If it is no longer possible to reparent characters on CharacterRemoving please add an alternative such as a character property to avoid being destroyed immediately on player death/leave.

This would be useful in cases where a death animation is played on a character and would be much simpler to play it on the existing character rather than having to clone it.

7 Likes

They should have called it :SweepUnderRug() because that’s what it is really doing.

9 Likes

You could probably work with this: New Player and Character Destroy Behavior - #12 by WheretIB

7 Likes

Well this is surprising, I kinda thought the new behavior was how it worked the whole time so this is a neat history lesson for me. Glad to see Roblox continuing to improve their core tech stack.

7 Likes

This is a great update and I have already been doing this in my game for a long time with a custom script. Will events like Players.PlayerRemoving() and Player.CharacterRemoving() be affected by this? Will the :Destroy() function happen after these events have run?

EDIT: This is the answer!

  • When a player leaves the experience, the Destroy method is called on the Player Instance. This task is deferred and occurs after bound event connections are invoked.
6 Likes

I had no idea that Players and Characters were not destroyed.
I’m sure I had leaks because of that assumption.

Thank you for finally fixing that hidden issue.

8 Likes
-- Broken by PlayerCharacterDestroyBehavior = Enabled

Players.PlayerRemoving:Connect(function(player)
    task.wait(1) -- Because we are deferring, this code will not work
    local points = player.leaderstats.Points.Value
    print(`player.Name left with ${points} points!`)
end)

-- Still works, even with PlayerCharacterDestroyBehavior = Enabled
Players.PlayerRemoving:Connect(function(player)
    local points = player.leaderstats.Points.Value
    print(`player.Name left with ${points} points!`)
end)

I got a concern, does the “task.wait()” still breaks even so it is not at the start of the function.
Below is a summary of how I use “task.wait()”

game:GetService("Players").PlayerAdded:Connect(function(Player)
	Player.CharacterAdded:Connect(function(Character)

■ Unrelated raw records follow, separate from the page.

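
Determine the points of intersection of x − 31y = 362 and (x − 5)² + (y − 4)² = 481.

(−10, −12) and (21, −11)

Express y = (−362 + x)/31 and substitute into the circle:
962x² − 10582x − 202020 = 0  ⟹  x² − 11x − 210 = 0
x = 21 or x = −10, giving (21, −11) and (−10, −12).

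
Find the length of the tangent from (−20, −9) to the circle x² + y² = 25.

The centre is (0, 0) and r = 5. The square of the distance from P to the centre is 400 + 81 = 481.
Power of the point: PT² = |PO|² − r² = 456, so PT = 2√114.

2√114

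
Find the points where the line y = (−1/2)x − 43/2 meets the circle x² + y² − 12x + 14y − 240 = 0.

(−9, −17) and (7, −25)

From the line, y = (−43 − x)/2. Substituting:
5x² + 10x − 315 = 0  ⟹  x² + 2x − 63 = 0
x = 7 or x = −9, giving (7, −25) and (−9, −17).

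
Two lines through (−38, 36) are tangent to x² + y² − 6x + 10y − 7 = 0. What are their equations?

4x + 5y = 28 and 5x + 4y = −46

Let a tangent through (−38, 36) have slope m. Its distance from (3, −5) must equal √41:
[m·(41) − (−41)]² = 41(m² + 1)
20m² + 41m + 20 = 0, so m = −4/5 or m = −5/4.
With m = −4/5: 4x + 5y = 28. With m = −5/4: 5x + 4y = −46.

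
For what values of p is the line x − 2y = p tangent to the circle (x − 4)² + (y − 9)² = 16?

p = −14 ± 4√5

Tangency holds when the distance from the centre (4, 9) to the line equals the radius 4:
|1·4 − 2·9 − p| / √5 = 4
|p − (−14)| = 4√5.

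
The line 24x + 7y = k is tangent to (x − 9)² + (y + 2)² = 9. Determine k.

For a tangent, require d(centre, line) = r = 3.
|24·9 + 7·(−2) − k| / √625 = 3
|k − (202)| = 3·25, so k = 277 or k = 127.

k = 127 or k = 277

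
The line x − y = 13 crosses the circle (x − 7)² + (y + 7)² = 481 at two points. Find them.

From the line, y = x − 13. Substituting:
2x² − 26x − 396 = 0  ⟹  x² − 13x − 198 = 0
x = 22 or x = −9, giving (22, 9) and (−9, −22).

(−9, −22) and (22, 9)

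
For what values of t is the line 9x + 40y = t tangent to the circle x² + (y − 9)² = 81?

Tangency holds when the distance from the centre (0, 9) to the line equals the radius 9:
|9·0 + 40·9 − t| / √1681 = 9
|t − (360)| = 9·41, so t = 729 or t = −9.

t = −9 or t = 729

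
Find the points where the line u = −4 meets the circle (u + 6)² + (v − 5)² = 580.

(−4, −19) and (−4, 29)

The line gives u = −4. Substituting into the circle:
v² − 10v − 551 = 0
v = 29 or v = −19, giving (−4, 29) and (−4, −19).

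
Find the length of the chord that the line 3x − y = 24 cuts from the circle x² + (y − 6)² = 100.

2√10

Centre (0, 6), r² = 100. Perpendicular distance d from centre to line = |−30| / √10 = 30/√10.
Chord = 2√(r² − d²) = 2·√(10) = 2√10.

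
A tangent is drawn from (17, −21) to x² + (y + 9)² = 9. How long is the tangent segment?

2√106

The centre is (0, −9) and r = 3. The square of the distance from P to the centre is 289 + 144 = 433.
Power of the point: PT² = |PO|² − r² = 424, so PT = 2√106.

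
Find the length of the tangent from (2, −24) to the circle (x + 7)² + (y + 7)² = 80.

√290

With centre O = (−7, −7), |OP|² = 370 and r² = 80.
By the tangent–radius right angle, tangent length = √(|PO|² − r²) = √290.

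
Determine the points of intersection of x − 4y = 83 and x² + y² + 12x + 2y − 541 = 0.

Substitute y = (−83 + x)/4:
17x² + 34x − 2431 = 0  ⟹  x² + 2x − 143 = 0
x = 11 or x = −13, giving (11, −18) and (−13, −24).

(−13, −24) and (11, −18)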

      local StatsInfo = Player:WaitForChild("StatsInfo") 
		local PlayerLevel = StatsInfo:WaitForChild("PlayerLevel")
		local PlayerClothes = StatsInfo:WaitForChild("PlayerClothes")
      local FakeServerhop = game.ServerStorage.FakeServerhop


---About 40 ~ 50 lines down of info for Player
 

task.wait(1) --- I add this to let the info load, while the player respawns.
-- for I need the player to spawn to give them their clothes.


---About 40 ~ 50 lines down to Add Player Info to Gui, etc.

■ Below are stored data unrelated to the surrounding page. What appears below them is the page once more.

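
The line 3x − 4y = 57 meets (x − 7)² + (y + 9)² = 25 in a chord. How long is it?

10

Substitute y = (−57 + 3x)/4:
25x² − 350x + 825 = 0  ⟹  x² − 14x + 33 = 0
x = 11 or x = 3, giving (11, −6) and (3, −12).
|(11, −6) − (3, −12)| = √((8)² + (6)²) = 10.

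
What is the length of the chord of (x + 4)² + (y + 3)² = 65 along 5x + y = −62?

Centre (−4, −3), r² = 65. Perpendicular distance d from centre to line = |39| / √26 = 39/√26.
Half the chord is √(r² − d²) = √(13/2), so the full chord is √26.

√26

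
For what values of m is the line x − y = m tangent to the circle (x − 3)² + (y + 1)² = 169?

m = 4 ± 13√2

For a tangent, require d(centre, line) = r = 13.
|1·3 − 1·(−1) − m| / √2 = 13
|m − (4)| = 13√2.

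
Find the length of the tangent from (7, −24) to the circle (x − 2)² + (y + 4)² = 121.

4√19

With centre O = (2, −4), |OP|² = 425 and r² = 121.
By the tangent–radius right angle, tangent length = √(|PO|² − r²) = √304 = 4√19.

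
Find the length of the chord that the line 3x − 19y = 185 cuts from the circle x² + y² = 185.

√370

Express y = (−185 + 3x)/19 and substitute into the circle:
370x² − 1110x − 32560 = 0  ⟹  x² − 3x − 88 = 0
x = 11 or x = −8, giving (11, −8) and (−8, −11).
|(11, −8) − (−8, −11)| = √((19)² + (3)²) = √370.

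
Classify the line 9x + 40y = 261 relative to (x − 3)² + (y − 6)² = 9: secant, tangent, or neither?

Substituting the line into the circle gives 1681x² − 9978x + 441 = 0.
Δ = 99560484 − 2965284 = 96595200.
Two real roots: the line is a secant.

secant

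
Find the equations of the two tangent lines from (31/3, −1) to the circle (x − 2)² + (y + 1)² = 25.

3x + 4y = 27 and 3x − 4y = 35

Let a tangent through (31/3, −1) have slope m. Its distance from (2, −1) must equal 5:
(−25/3m − (0))² = 25(m² + 1)
16m² − 9 = 0, so m = −3/4 or m = 3/4.
Through (31/3, −1) these give 3x + 4y = 27 and 3x − 4y = 35.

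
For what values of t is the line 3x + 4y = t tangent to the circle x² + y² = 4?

Tangency holds when the distance from the centre (0, 0) to the line equals the radius 2:
|3·0 + 4·0 − t| / √25 = 2
|t| = 2·5, so t = 10 or t = −10.

t = −10 or t = 10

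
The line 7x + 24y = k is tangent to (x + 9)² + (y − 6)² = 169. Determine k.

The line touches the circle iff its distance from (−9, 6) is 13:
|7·(−9) + 24·6 − k| / √625 = 13
|k − (81)| = 13·25, so k = 406 or k = −244.

k = −244 or k = 406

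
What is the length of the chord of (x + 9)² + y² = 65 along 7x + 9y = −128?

√130

Express y = (−128 − 7x)/9 and substitute into the circle:
130x² + 3250x + 17680 = 0  ⟹  x² + 25x + 136 = 0
x = −8 or x = −17, giving (−8, −8) and (−17, −1).
|(−8, −8) − (−17, −1)| = √((9)² + (−7)²) = √130.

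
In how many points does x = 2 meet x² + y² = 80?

Centre (0, 0), r² = 80. Distance² from centre to line = (−2)² = 4.
Since d² < r², the line cuts the circle twice.

2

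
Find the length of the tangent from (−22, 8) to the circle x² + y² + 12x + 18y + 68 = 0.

Centre (−6, −9), r² = 49. |PO|² = (−16)² + (17)² = 545.
Power of the point: PT² = |PO|² − r² = 496, so PT = 4√31.

4√31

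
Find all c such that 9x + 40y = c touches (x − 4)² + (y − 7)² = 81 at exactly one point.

c = −53 or c = 685

Tangency holds when the distance from the centre (4, 7) to the line equals the radius 9:
|9·4 + 40·7 − c| / √1681 = 9
|c − (316)| = 9·41, so c = 685 or c = −53.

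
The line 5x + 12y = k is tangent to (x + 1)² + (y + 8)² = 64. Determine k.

k = −205 or k = 3

The line touches the circle iff its distance from (−1, −8) is 8:
|5·(−1) + 12·(−8) − k| / √169 = 8
|k − (−101)| = 8·13, so k = 3 or k = −205.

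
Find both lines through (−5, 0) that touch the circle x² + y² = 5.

x − 2y = −5 and x + 2y = −5

A line y − (0) = m(x − (−5)) is tangent when its distance from (0, 0) is √5:
(5m − (0))² = 5(m² + 1)
4m² − 1 = 0, so m = 1/2 or m = −1/2.
Through (−5, 0) these give x − 2y = −5 and x + 2y = −5.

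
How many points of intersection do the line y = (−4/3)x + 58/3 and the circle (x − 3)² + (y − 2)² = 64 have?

1

Substituting the line into the circle gives 25x² − 470x + 2209 = 0.
Δ = 220900 − 220900 = 0.
A repeated root: the line is tangent.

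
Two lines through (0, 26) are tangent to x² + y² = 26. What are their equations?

5x − y = −26 and 5x + y = 26

Let a tangent through (0, 26) have slope m. Its distance from (0, 0) must equal √26:
(0m − (−26))² = 26(m² + 1)
m² − 25 = 0, so m = 5 or m = −5.
With m = 5: 5x − y = −26. With m = −5: 5x + y = 26.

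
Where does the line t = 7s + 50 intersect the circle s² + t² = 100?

Substitute t = 7s + 50:
50s² + 700s + 2400 = 0  ⟹  s² + 14s + 48 = 0
s = −6 or s = −8, giving (−6, 8) and (−8, −6).

(−8, −6) and (−6, 8)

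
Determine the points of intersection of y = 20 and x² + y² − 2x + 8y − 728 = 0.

(−12, 20) and (14, 20)

Substitute y = 20:
x² − 2x − 168 = 0
x = 14 or x = −12, giving (14, 20) and (−12, 20).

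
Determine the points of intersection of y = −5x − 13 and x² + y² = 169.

Substitute y = −5x − 13:
26x² + 130x = 0  ⟹  x² + 5x = 0
x = 0 or x = −5, giving (0, −13) and (−5, 12).

(−5, 12) and (0, −13)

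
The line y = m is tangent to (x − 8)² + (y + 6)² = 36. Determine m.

m = −12 or m = 0

Tangency holds when the distance from the centre (8, −6) to the line equals the radius 6:
|0·8 + 1·(−6) − m| / √1 = 6
|m − (−6)| = 6, so m = 0 or m = −12.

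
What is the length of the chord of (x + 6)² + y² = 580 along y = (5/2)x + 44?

8√29

Substitute y = (88 + 5x)/2:
29x² + 928x + 5568 = 0  ⟹  x² + 32x + 192 = 0
x = −8 or x = −24, giving (−8, 24) and (−24, −16).
Chord length = distance between (−8, 24) and (−24, −16) = √1856 = 8√29.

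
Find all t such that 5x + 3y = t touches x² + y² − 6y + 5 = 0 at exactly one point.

For a tangent, require d(centre, line) = r = 2.
|5·0 + 3·3 − t| / √34 = 2
|t − (9)| = 2√34.

t = 9 ± 2√34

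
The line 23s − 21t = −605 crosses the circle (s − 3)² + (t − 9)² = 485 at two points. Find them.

Substitute t = (605 + 23s)/21:
970s² + 16490s − 36860 = 0  ⟹  s² + 17s − 38 = 0
s = 2 or s = −19, giving (2, 31) and (−19, 8).

(−19, 8) and (2, 31)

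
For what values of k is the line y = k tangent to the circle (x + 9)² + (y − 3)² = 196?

The line touches the circle iff its distance from (−9, 3) is 14:
|0·(−9) + 1·3 − k| / √1 = 14
|k − (3)| = 14, so k = 17 or k = −11.

k = −11 or k = 17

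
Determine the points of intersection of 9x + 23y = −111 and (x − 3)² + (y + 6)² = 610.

(−20, 3) and (26, −15)

Express y = (−111 − 9x)/23 and substitute into the circle:
610x² − 3660x − 317200 = 0  ⟹  x² − 6x − 520 = 0
x = 26 or x = −20, giving (26, −15) and (−20, 3).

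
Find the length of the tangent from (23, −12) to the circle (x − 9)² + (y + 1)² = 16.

√301

The centre is (9, −1) and r = 4. The square of the distance from P to the centre is 196 + 121 = 317.
By the tangent–radius right angle, tangent length = √(|PO|² − r²) = √301.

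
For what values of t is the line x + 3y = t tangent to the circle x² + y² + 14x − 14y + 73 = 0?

Tangency holds when the distance from the centre (−7, 7) to the line equals the radius 5:
|1·(−7) + 3·7 − t| / √10 = 5
|t − (14)| = 5√10.

t = 14 ± 5√10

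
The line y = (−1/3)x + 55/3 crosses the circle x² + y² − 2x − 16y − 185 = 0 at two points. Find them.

Express y = (55 − x)/3 and substitute into the circle:
10x² − 80x − 1280 = 0  ⟹  x² − 8x − 128 = 0
x = 16 or x = −8, giving (16, 13) and (−8, 21).

(−8, 21) and (16, 13)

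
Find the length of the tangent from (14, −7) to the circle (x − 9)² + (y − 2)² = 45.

√61

The centre is (9, 2) and r = 3√5. The square of the distance from P to the centre is 25 + 81 = 106.
By the tangent–radius right angle, tangent length = √(|PO|² − r²) = √61.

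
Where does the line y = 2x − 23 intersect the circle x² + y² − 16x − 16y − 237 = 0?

(6, −11) and (22, 21)

Express y = 2x − 23 and substitute into the circle:
5x² − 140x + 660 = 0  ⟹  x² − 28x + 132 = 0
x = 22 or x = 6, giving (22, 21) and (6, −11).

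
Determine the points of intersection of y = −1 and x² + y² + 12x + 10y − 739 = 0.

(−34, −1) and (22, −1)

Substitute y = −1:
x² + 12x − 748 = 0
x = 22 or x = −34, giving (22, −1) and (−34, −1).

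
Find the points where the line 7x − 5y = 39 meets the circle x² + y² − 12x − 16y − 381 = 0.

(−3, −12) and (22, 23)

From the line, y = (−39 + 7x)/5. Substituting:
74x² − 1406x − 4884 = 0  ⟹  x² − 19x − 66 = 0
x = 22 or x = −3, giving (22, 23) and (−3, −12).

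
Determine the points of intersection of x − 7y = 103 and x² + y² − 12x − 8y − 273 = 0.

Express y = (−103 + x)/7 and substitute into the circle:
50x² − 850x + 3000 = 0  ⟹  x² − 17x + 60 = 0
x = 12 or x = 5, giving (12, −13) and (5, −14).

(5, −14) and (12, −13)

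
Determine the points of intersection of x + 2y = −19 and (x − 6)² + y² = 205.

(−7, −6) and (9, −14)

Express y = (−19 − x)/2 and substitute into the circle:
5x² − 10x − 315 = 0  ⟹  x² − 2x − 63 = 0
x = 9 or x = −7, giving (9, −14) and (−7, −6).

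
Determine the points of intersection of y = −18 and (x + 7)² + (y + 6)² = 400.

(−23, −18) and (9, −18)

Substitute y = −18:
x² + 14x − 207 = 0
x = 9 or x = −23, giving (9, −18) and (−23, −18).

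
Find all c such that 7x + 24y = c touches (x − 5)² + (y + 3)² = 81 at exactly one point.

Tangency holds when the distance from the centre (5, −3) to the line equals the radius 9:
|7·5 + 24·(−3) − c| / √625 = 9
|c − (−37)| = 9·25, so c = 188 or c = −262.

c = −262 or c = 188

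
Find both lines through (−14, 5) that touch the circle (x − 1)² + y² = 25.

y = 5 and 3x + 4y = −22

Write the tangent as mx − y + (5 − m·(−14)) = 0 and set its distance from the centre to 5:
(15m − (−5))² = 25(m² + 1)
4m² + 3m = 0, so m = 0 or m = −3/4.
With m = 0: y = 5. With m = −3/4: 3x + 4y = −22.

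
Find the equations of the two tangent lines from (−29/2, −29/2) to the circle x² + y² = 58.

3x − 7y = 58 and 7x − 3y = −58

Write the tangent as mx − y + (−29/2 − m·(−29/2)) = 0 and set its distance from the centre to √58:
(29/2m − (29/2))² = 58(m² + 1)
21m² − 58m + 21 = 0, so m = 3/7 or m = 7/3.
With m = 3/7: 3x − 7y = 58. With m = 7/3: 7x − 3y = −58.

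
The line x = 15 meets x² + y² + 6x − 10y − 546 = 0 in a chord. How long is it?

32

The line gives x = 15. Substituting into the circle:
y² − 10y − 231 = 0
y = 21 or y = −11, giving (15, 21) and (15, −11).
|(15, 21) − (15, −11)| = √((0)² + (32)²) = 32.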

    Character:WaitForChild("Humanoid").Died:Connect(function()
         FakeServerhop:Fire(Player, 'PlayerClothesRenew')
       end)

		


   end)
end)

EDIT:

This is used every time the player dies. (And a few corrections)

6 Likes

Wow, I never knew this was even a thing, even after looking into oddities with removing players’ characters years ago (there was some change that made simply setting a player’s character to a different humanoid model cause a respawn… I never fully figured it out, but my current assumption is a change to the order objects are loaded into the player character model, and when removed, it would remove either the head or torso before the humanoid object, causing the Died event to fire?)

Any chance of getting a setting to control that? Manually controlling respawns fixed it, but I’d rather not have to do that in the first place.